The manor of Eridge was given to the ancestors of the Nevill family by Edward III in 1338. In 1411 it was inherited by Richard Beauchamp who was both
Earl of Warwick and Lord Abergavenny. Richard’s daughter and heiress married the younger son of Ralph Nevill, Earl of Westmoreland, from whom the present Marquess is directly descended.
Henry VIII often hunted here and Elizabeth I stayed at the castle for
six nights in 1573 on her progress to Northiam. In 1606 Lord North, another of Eridge’s guests, discovered the Chalybeate Spring in what is now Tun- bridge Wells.
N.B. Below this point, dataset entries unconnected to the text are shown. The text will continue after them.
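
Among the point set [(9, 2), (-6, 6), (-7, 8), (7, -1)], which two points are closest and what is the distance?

Computing all pairwise distances among 4 points:

d((9, 2), (-6, 6)) = 15.5242
d((9, 2), (-7, 8)) = 17.088
d((9, 2), (7, -1)) = 3.6056
d((-6, 6), (-7, 8)) = 2.2361 <-- minimum
d((-6, 6), (7, -1)) = 14.7648
d((-7, 8), (7, -1)) = 16.6433

Closest pair: (-6, 6) and (-7, 8) with distance 2.2361

The closest pair is (-6, 6) and (-7, 8) with Euclidean distance 2.2361. For 4 points, brute-force pairwise comparison is shown above. For large n, the divide-and-conquer algorithm (sort by x, recurse on halves, check the dividing strip) achieves O(n log n).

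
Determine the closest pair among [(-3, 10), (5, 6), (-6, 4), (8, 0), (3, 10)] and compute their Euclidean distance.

Computing all pairwise distances among 5 points:

d((-3, 10), (5, 6)) = 8.9443
d((-3, 10), (-6, 4)) = 6.7082
d((-3, 10), (8, 0)) = 14.8661
d((-3, 10), (3, 10)) = 6.0
d((5, 6), (-6, 4)) = 11.1803
d((5, 6), (8, 0)) = 6.7082
d((5, 6), (3, 10)) = 4.4721 <-- minimum
d((-6, 4), (8, 0)) = 14.5602
d((-6, 4), (3, 10)) = 10.8167
d((8, 0), (3, 10)) = 11.1803

Closest pair: (5, 6) and (3, 10) with distance 4.4721

The closest pair is (5, 6) and (3, 10) with Euclidean distance 4.4721. For 5 points, brute-force pairwise comparison is shown above. For large n, the divide-and-conquer algorithm (sort by x, recurse on halves, check the dividing strip) achieves O(n log n).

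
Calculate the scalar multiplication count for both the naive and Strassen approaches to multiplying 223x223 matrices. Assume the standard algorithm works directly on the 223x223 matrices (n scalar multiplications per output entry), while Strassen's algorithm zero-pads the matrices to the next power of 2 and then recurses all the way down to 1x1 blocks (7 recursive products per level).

Matrix multiplication for 223x223 matrices:

Strassen's algorithm requires power-of-2 dimensions. Pad 223x223 to 256x256 (next power of 2).

Standard algorithm: 223^3 = 11089567 multiplications
Strassen's algorithm: 7^(log2(256)) = 7^8 = 5764801 multiplications
Savings: 11089567 - 5764801 = 5324766 multiplications

Standard: 11089567 multiplications (223^3). Strassen: 5764801 multiplications (7^8, after padding to 256x256). Strassen reduces 8 recursive multiplications to 7 at each level.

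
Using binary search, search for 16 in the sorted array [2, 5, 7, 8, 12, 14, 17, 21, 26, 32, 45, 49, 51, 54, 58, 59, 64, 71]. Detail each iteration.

Binary search for 16 in [2, 5, 7, 8, 12, 14, 17, 21, 26, 32, 45, 49, 51, 54, 58, 59, 64, 71]:

lo=0, hi=17, mid=8, arr[mid]=26 -> 26 > 16, search left half
lo=0, hi=7, mid=3, arr[mid]=8 -> 8 < 16, search right half
lo=4, hi=7, mid=5, arr[mid]=14 -> 14 < 16, search right half
lo=6, hi=7, mid=6, arr[mid]=17 -> 17 > 16, search left half
lo=6 > hi=5, target 16 not found

Binary search determines that 16 is not in the array after 4 comparisons. The search space was exhausted without finding the target.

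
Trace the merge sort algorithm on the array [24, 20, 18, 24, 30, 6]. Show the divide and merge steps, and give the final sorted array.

Merge sort trace:

Split: [24, 20, 18, 24, 30, 6] -> [24, 20, 18] and [24, 30, 6]
  Split: [24, 20, 18] -> [24] and [20, 18]
    Split: [20, 18] -> [20] and [18]
    Merge: [20] + [18] -> [18, 20]
  Merge: [24] + [18, 20] -> [18, 20, 24]
  Split: [24, 30, 6] -> [24] and [30, 6]
    Split: [30, 6] -> [30] and [6]
    Merge: [30] + [6] -> [6, 30]
  Merge: [24] + [6, 30] -> [6, 24, 30]
Merge: [18, 20, 24] + [6, 24, 30] -> [6, 18, 20, 24, 24, 30]

Final sorted array: [6, 18, 20, 24, 24, 30]

The merge sort proceeds by recursively splitting the array and merging sorted halves.
After all merges, the sorted array is [6, 18, 20, 24, 24, 30].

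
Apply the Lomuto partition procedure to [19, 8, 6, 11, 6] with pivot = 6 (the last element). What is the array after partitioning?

Lomuto partition with pivot = 6:

Initial array: [19, 8, 6, 11, 6]

arr[0]=19 > 6: no swap
arr[1]=8 > 6: no swap
arr[2]=6 <= 6: swap with position 0, array becomes [6, 8, 19, 11, 6]
arr[3]=11 > 6: no swap

Place pivot at position 1: [6, 6, 19, 11, 8]
Pivot position: 1

After partitioning with pivot 6, the array becomes [6, 6, 19, 11, 8]. The pivot is placed at index 1. All elements to the left of the pivot are <= 6, and all elements to the right are > 6.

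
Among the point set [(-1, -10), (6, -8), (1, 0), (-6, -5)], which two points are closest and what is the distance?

Computing all pairwise distances among 4 points:

d((-1, -10), (6, -8)) = 7.2801
d((-1, -10), (1, 0)) = 10.198
d((-1, -10), (-6, -5)) = 7.0711 <-- minimum
d((6, -8), (1, 0)) = 9.434
d((6, -8), (-6, -5)) = 12.3693
d((1, 0), (-6, -5)) = 8.6023

Closest pair: (-1, -10) and (-6, -5) with distance 7.0711

The closest pair is (-1, -10) and (-6, -5) with Euclidean distance 7.0711. For 4 points, brute-force pairwise comparison is shown above. For large n, the divide-and-conquer algorithm (sort by x, recurse on halves, check the dividing strip) achieves O(n log n).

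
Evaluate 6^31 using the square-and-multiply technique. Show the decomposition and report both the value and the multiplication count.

Computing 6^31 by squaring (build up from 6^1; each line after the first costs one multiplication):

6^1 = 6
6^2 = (6^1)^2 = 6^2 = 36
6^3 = 6 * 6^2 = 6 * 36 = 216
6^6 = (6^3)^2 = 216^2 = 46656
6^7 = 6 * 6^6 = 6 * 46656 = 279936
6^14 = (6^7)^2 = 279936^2 = 78364164096
6^15 = 6 * 6^14 = 6 * 78364164096 = 470184984576
6^30 = (6^15)^2 = 470184984576^2 = 221073919720733357899776
6^31 = 6 * 6^30 = 6 * 221073919720733357899776 = 1326443518324400147398656

Result: 1326443518324400147398656
Multiplications needed: 8 (8 lines after 6^1)

6^31 = 1326443518324400147398656. Using exponentiation by squaring, this requires 8 multiplications. The key idea: if the exponent is even, square the half-power; if odd, multiply by the base once.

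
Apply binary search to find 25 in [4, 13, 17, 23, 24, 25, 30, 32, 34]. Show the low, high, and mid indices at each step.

Binary search for 25 in [4, 13, 17, 23, 24, 25, 30, 32, 34]:

lo=0, hi=8, mid=4, arr[mid]=24 -> 24 < 25, search right half
lo=5, hi=8, mid=6, arr[mid]=30 -> 30 > 25, search left half
lo=5, hi=5, mid=5, arr[mid]=25 -> Found target at index 5!

Binary search finds 25 at index 5 after 3 comparisons. The search repeatedly halves the search space by comparing with the middle element.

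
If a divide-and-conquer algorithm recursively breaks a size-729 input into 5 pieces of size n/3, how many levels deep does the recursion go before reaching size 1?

For divide and conquer with division factor 3:

Problem sizes at each level:
Level 0: 729
Level 1: 243
Level 2: 81
Level 3: 27
Level 4: 9
Level 5: 3
Level 6: 1

The root is level 0 and the size-1 base case is level 6 (the tree spans levels 0 through 6, i.e. 7 levels counting the root), so the depth is the number of divisions: log_3(729) = 6

The recursion tree depth is log_3(729) = 6. At each level, the problem size is divided by 3, so it takes 6 divisions to reduce to a base case of size 1. The algorithm makes 5 recursive calls at each level.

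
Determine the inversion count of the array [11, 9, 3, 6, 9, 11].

Finding inversions in [11, 9, 3, 6, 9, 11]:

(0, 1): arr[0]=11 > arr[1]=9
(0, 2): arr[0]=11 > arr[2]=3
(0, 3): arr[0]=11 > arr[3]=6
(0, 4): arr[0]=11 > arr[4]=9
(1, 2): arr[1]=9 > arr[2]=3
(1, 3): arr[1]=9 > arr[3]=6

Total inversions: 6

The array has 6 inversion(s): (0,1), (0,2), (0,3), (0,4), (1,2), (1,3). Each pair (i,j) satisfies i < j and arr[i] > arr[j].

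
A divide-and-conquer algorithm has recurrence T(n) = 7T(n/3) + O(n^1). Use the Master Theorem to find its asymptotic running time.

Master Theorem for T(n) = 7T(n/3) + O(n^1):

a = 7, b = 3, c = 1
log_b(a) = log_3(7) = 1.7712

Case 1: c = 1 < log_3(7) = 1.7712
T(n) = O(n^(log_3 7))

For T(n) = 7T(n/3) + O(n^1): log_3(7) = 1.7712. This is Case 1 of the Master Theorem (c < log_b(a), work dominated by leaves), giving O(n^(log_3 7)).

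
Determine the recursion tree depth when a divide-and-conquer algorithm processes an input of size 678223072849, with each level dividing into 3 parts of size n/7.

For divide and conquer with division factor 7:

Problem sizes at each level:
Level 0: 678223072849
Level 1: 96889010407
Level 2: 13841287201
Level 3: 1977326743
Level 4: 282475249
Level 5: 40353607
Level 6: 5764801
Level 7: 823543
Level 8: 117649
Level 9: 16807
Level 10: 2401
Level 11: 343
Level 12: 49
Level 13: 7
Level 14: 1

The root is level 0 and the size-1 base case is level 14 (the tree spans levels 0 through 14, i.e. 15 levels counting the root), so the depth is the number of divisions: log_7(678223072849) = 14

The recursion tree depth is log_7(678223072849) = 14. At each level, the problem size is divided by 7, so it takes 14 divisions to reduce to a base case of size 1. The algorithm makes 3 recursive calls at each level.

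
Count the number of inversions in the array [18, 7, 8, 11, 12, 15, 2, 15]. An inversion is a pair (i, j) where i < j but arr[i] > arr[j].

Finding inversions in [18, 7, 8, 11, 12, 15, 2, 15]:

(0, 1): arr[0]=18 > arr[1]=7
(0, 2): arr[0]=18 > arr[2]=8
(0, 3): arr[0]=18 > arr[3]=11
(0, 4): arr[0]=18 > arr[4]=12
(0, 5): arr[0]=18 > arr[5]=15
(0, 6): arr[0]=18 > arr[6]=2
(0, 7): arr[0]=18 > arr[7]=15
(1, 6): arr[1]=7 > arr[6]=2
(2, 6): arr[2]=8 > arr[6]=2
(3, 6): arr[3]=11 > arr[6]=2
(4, 6): arr[4]=12 > arr[6]=2
(5, 6): arr[5]=15 > arr[6]=2

Total inversions: 12

The array has 12 inversion(s): (0,1), (0,2), (0,3), (0,4), (0,5), (0,6), (0,7), (1,6), (2,6), (3,6), (4,6), (5,6). Each pair (i,j) satisfies i < j and arr[i] > arr[j].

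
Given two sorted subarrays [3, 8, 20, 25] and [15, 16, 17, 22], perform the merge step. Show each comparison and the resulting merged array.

Merging process:

Compare 3 vs 15: take 3 from left. Merged: [3]
Compare 8 vs 15: take 8 from left. Merged: [3, 8]
Compare 20 vs 15: take 15 from right. Merged: [3, 8, 15]
Compare 20 vs 16: take 16 from right. Merged: [3, 8, 15, 16]
Compare 20 vs 17: take 17 from right. Merged: [3, 8, 15, 16, 17]
Compare 20 vs 22: take 20 from left. Merged: [3, 8, 15, 16, 17, 20]
Compare 25 vs 22: take 22 from right. Merged: [3, 8, 15, 16, 17, 20, 22]
Append remaining from left: [25]. Merged: [3, 8, 15, 16, 17, 20, 22, 25]

Final merged array: [3, 8, 15, 16, 17, 20, 22, 25]
Total comparisons: 7

The merged array is [3, 8, 15, 16, 17, 20, 22, 25], requiring 7 comparisons. The merge step runs in O(n) time where n is the total number of elements.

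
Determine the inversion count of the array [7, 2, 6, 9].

Finding inversions in [7, 2, 6, 9]:

(0, 1): arr[0]=7 > arr[1]=2
(0, 2): arr[0]=7 > arr[2]=6

Total inversions: 2

The array has 2 inversion(s): (0,1), (0,2). Each pair (i,j) satisfies i < j and arr[i] > arr[j].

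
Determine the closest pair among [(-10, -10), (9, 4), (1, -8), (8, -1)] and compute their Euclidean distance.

Computing all pairwise distances among 4 points:

d((-10, -10), (9, 4)) = 23.6008
d((-10, -10), (1, -8)) = 11.1803
d((-10, -10), (8, -1)) = 20.1246
d((9, 4), (1, -8)) = 14.4222
d((9, 4), (8, -1)) = 5.099 <-- minimum
d((1, -8), (8, -1)) = 9.8995

Closest pair: (9, 4) and (8, -1) with distance 5.099

The closest pair is (9, 4) and (8, -1) with Euclidean distance 5.099. For 4 points, brute-force pairwise comparison is shown above. For large n, the divide-and-conquer algorithm (sort by x, recurse on halves, check the dividing strip) achieves O(n log n).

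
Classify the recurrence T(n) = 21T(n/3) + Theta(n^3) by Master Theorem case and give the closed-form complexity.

Master Theorem for T(n) = 21T(n/3) + O(n^3):

a = 21, b = 3, c = 3
log_b(a) = log_3(21) = 2.7712

Case 3: c = 3 > log_3(21) = 2.7712
T(n) = O(n^3) = O(n^3)

For T(n) = 21T(n/3) + O(n^3): log_3(21) = 2.7712. This is Case 3 of the Master Theorem (c > log_b(a), work dominated by root), giving O(n^3).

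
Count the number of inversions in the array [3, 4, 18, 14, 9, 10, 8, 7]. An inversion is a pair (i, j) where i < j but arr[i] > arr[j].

Finding inversions in [3, 4, 18, 14, 9, 10, 8, 7]:

(2, 3): arr[2]=18 > arr[3]=14
(2, 4): arr[2]=18 > arr[4]=9
(2, 5): arr[2]=18 > arr[5]=10
(2, 6): arr[2]=18 > arr[6]=8
(2, 7): arr[2]=18 > arr[7]=7
(3, 4): arr[3]=14 > arr[4]=9
(3, 5): arr[3]=14 > arr[5]=10
(3, 6): arr[3]=14 > arr[6]=8
(3, 7): arr[3]=14 > arr[7]=7
(4, 6): arr[4]=9 > arr[6]=8
(4, 7): arr[4]=9 > arr[7]=7
(5, 6): arr[5]=10 > arr[6]=8
(5, 7): arr[5]=10 > arr[7]=7
(6, 7): arr[6]=8 > arr[7]=7

Total inversions: 14

The array has 14 inversion(s): (2,3), (2,4), (2,5), (2,6), (2,7), (3,4), (3,5), (3,6), (3,7), (4,6), (4,7), (5,6), (5,7), (6,7). Each pair (i,j) satisfies i < j and arr[i] > arr[j].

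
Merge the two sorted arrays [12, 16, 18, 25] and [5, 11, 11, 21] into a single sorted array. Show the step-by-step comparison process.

Merging process:

Compare 12 vs 5: take 5 from right. Merged: [5]
Compare 12 vs 11: take 11 from right. Merged: [5, 11]
Compare 12 vs 11: take 11 from right. Merged: [5, 11, 11]
Compare 12 vs 21: take 12 from left. Merged: [5, 11, 11, 12]
Compare 16 vs 21: take 16 from left. Merged: [5, 11, 11, 12, 16]
Compare 18 vs 21: take 18 from left. Merged: [5, 11, 11, 12, 16, 18]
Compare 25 vs 21: take 21 from right. Merged: [5, 11, 11, 12, 16, 18, 21]
Append remaining from left: [25]. Merged: [5, 11, 11, 12, 16, 18, 21, 25]

Final merged array: [5, 11, 11, 12, 16, 18, 21, 25]
Total comparisons: 7

The merged array is [5, 11, 11, 12, 16, 18, 21, 25], requiring 7 comparisons. The merge step runs in O(n) time where n is the total number of elements.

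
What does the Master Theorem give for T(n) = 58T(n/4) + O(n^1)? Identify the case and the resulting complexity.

Master Theorem for T(n) = 58T(n/4) + O(n^1):

a = 58, b = 4, c = 1
log_b(a) = log_4(58) = 2.9290

Case 1: c = 1 < log_4(58) = 2.9290
T(n) = O(n^(log_4 58))

For T(n) = 58T(n/4) + O(n^1): log_4(58) = 2.9290. This is Case 1 of the Master Theorem (c < log_b(a), work dominated by leaves), giving O(n^(log_4 58)).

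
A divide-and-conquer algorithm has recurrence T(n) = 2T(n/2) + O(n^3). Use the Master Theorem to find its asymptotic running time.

Master Theorem for T(n) = 2T(n/2) + O(n^3):

a = 2, b = 2, c = 3
log_b(a) = log_2(2) = 1.0000

Case 3: c = 3 > log_2(2) = 1.0000
T(n) = O(n^3) = O(n^3)

For T(n) = 2T(n/2) + O(n^3): log_2(2) = 1.0000. This is Case 3 of the Master Theorem (c > log_b(a), work dominated by root), giving O(n^3).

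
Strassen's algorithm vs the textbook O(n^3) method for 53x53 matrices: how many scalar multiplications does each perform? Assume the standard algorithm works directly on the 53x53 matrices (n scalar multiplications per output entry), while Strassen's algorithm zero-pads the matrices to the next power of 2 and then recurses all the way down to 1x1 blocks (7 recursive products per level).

Matrix multiplication for 53x53 matrices:

Strassen's algorithm requires power-of-2 dimensions. Pad 53x53 to 64x64 (next power of 2).

Standard algorithm: 53^3 = 148877 multiplications
Strassen's algorithm: 7^(log2(64)) = 7^6 = 117649 multiplications
Savings: 148877 - 117649 = 31228 multiplications

Standard: 148877 multiplications (53^3). Strassen: 117649 multiplications (7^6, after padding to 64x64). Strassen reduces 8 recursive multiplications to 7 at each level.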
There was a flourishing iron foundry here in the 16th century when a series of mill ponds was created to provide
a good supply of water. In 1787 Henry Nevill, the second Earl of Abergavenny, began building Eridge Castle in exuberant Strawberry Hill Gothic style and, in the years following, the Eridge landscape was enhanced by opening up vistas, walks and carriage drives, constructing follies and the rebuilding of old workers’ cottages in ornate Estate style.
The Prince of Wales was a frequent visitor at Eridge shooting parties in the late 1800s, as was Benjamin Disraeli who, it is said, came here for the venison and strawberries. In more recent years, several members of the present royal family have stayed here.
In the late 1930s the castle was demolished and the current Georgian style mansion house was built. It is now the home of Christopher, sixth Marquess of Abergavenny, and his family.
The family motto, Ne Vile Vilis (wish no evil), you will see emblazoned above the entrance to the stable block along with the heraldic device of a bull with Tudor rose and portcullis. This device, and a large ‘A’ tied with tassels, is found on many buildings in the district.
The house and formal gardens still enjoy stunning, peaceful views over
the Park although the Estate today is also home to many small businesses in former farm and Estate buildings. It also provides a unique venue for weddings, private parties, open air concerts, game and country fairs and film locations.
The Eridge Fair has been running for over 55 years and raised money for several local charities including Hospice in the Weald, Eridge Village Hall and Eridge Church. In recent years the fair has attracted in excess of 2000 visitors every other year.